Mutual funds have become popular in the past two decades. However, as an investment option, it has existed for long in India but known as ULIP. Unit Trust of India (UTI) was the nation’s first mutual fund funded in 1963 and was the most significant player until its demise in 2001.
Mutual funds manage investments on behalf of a large number of customers, often running into millions. They employ expert teams consisting of analysts, economists, and portfolio managers who take the headache of investing away.
When you buy into mutual funds investment in India, you no longer have to worry about checking your portfolio of shares and wondering if you should sell a stock because the business is not doing well.
While investing in a mutual fund is common sense, how do you choose a fund? At any time, there are about 2,000 active funds in India. We provide a detailed guide.
Mutual Fund Category
Two factors decide the category –
● Risk Appetite – Mutual funds investment in India depends on the risk that you are willing to take. Low risk means debt funds; high risk would lead to equity funds. If you are quite young and want your wealth to multiply, you would look at those equity funds that grow fast, e.g., technology funds. If you wish to receive assured returns at age 50, then the better investment option is FMCG and consumer durables companies.
● Time Horizon – Some mutual funds investment carry a lock-in period between 1-3 years. Such funds are not suitable for investments with a short horizon but financial goals far in the future. Liquid funds provide lesser returns but can be dissolved within a week if needed.
What is the reason behind buying mutual funds investment plans? You have to be able to determine your end goal, e.g., a SIP of INR 3,000 every month for children’s college education after 10 years. This would tell you about your risk appetite and time horizon.
Hence there are:
● Three possible risk profiles (usually) – low (debt), high (equity), medium (balanced)

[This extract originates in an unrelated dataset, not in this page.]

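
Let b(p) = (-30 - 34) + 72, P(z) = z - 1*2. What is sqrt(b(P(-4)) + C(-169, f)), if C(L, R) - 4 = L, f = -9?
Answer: I*sqrt(157) ≈ 12.53*I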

● Three possible time horizons – liquid (can be dissolved in few weeks), illiquid (has a lock-in period), medium-term (1-3 years)
Factors For Choosing Mutual Fund
Once you know the category of funds you wish to buy into, for example – medium risk (balanced between debt and equity) and long term (above 5 years), you can select between different schemes.
Narrow down 5-6 mutual funds investment plans. Such as the best medium risk and long term funds would be:
● DSP Equity & Bond Fund
● ICICI Prudential Equity and Debt Fund – Direct Plan-Growth
● HDFC Retirement Savings Fund – Hybrid Equity Plan Direct-Growth
● Tata Retirement Savings Fund Moderate Plan Direct-Growth
● SBI Equity Hybrid Fund
● Principal Hybrid Equity Fund
Now decide based on:
● Load – Entry and Exit loads are the percent that the mutual fund charge at the time of entry and exit. Thus, a fund with 1% entry and 0.5% exit load invest INR 99 for every INR 100 you give them. Due to a 0.5% exit load, you would receive INR 99.50 for every INR 100 due to you.
● Administrative Charges – Every year, the mutual fund charge an administration fee. The entry and exit load pay for the fund profits while the administration charge is for its management, basically to pay the salary of the team of experts.
● Reputation – Some banks and NBFCs are well known for mutual funds investment. They are reputed since they have all the proper checks and balances in place so that the fund does not collapse (like UTI did in 2001). The more prominent funds are also able to attract the best analysts by paying huge salaries and bonuses.
● NAV – An old scheme that is well-known is NAV running into thousands of rupees. A relatively new plan that does not have a track record will have less NAV and be more affordable.
● Returns – Compare the returns of past 12, 36, and 60 months to find, which is the most consistent. This has to be seen against the market. In a rising market, most funds can record growth of 8%. It is the performance in a falling market that matters most.
Conclusion
Buying a mutual fund is a complex topic. Not as complicated as shares, but your requirements have to be sorted out before you can select and invest. Most investors choose to go by brand name and returns over the past 5 years.
Whatever be your strategy, think well, reflect, and postpone buying until you have done exhaustive research.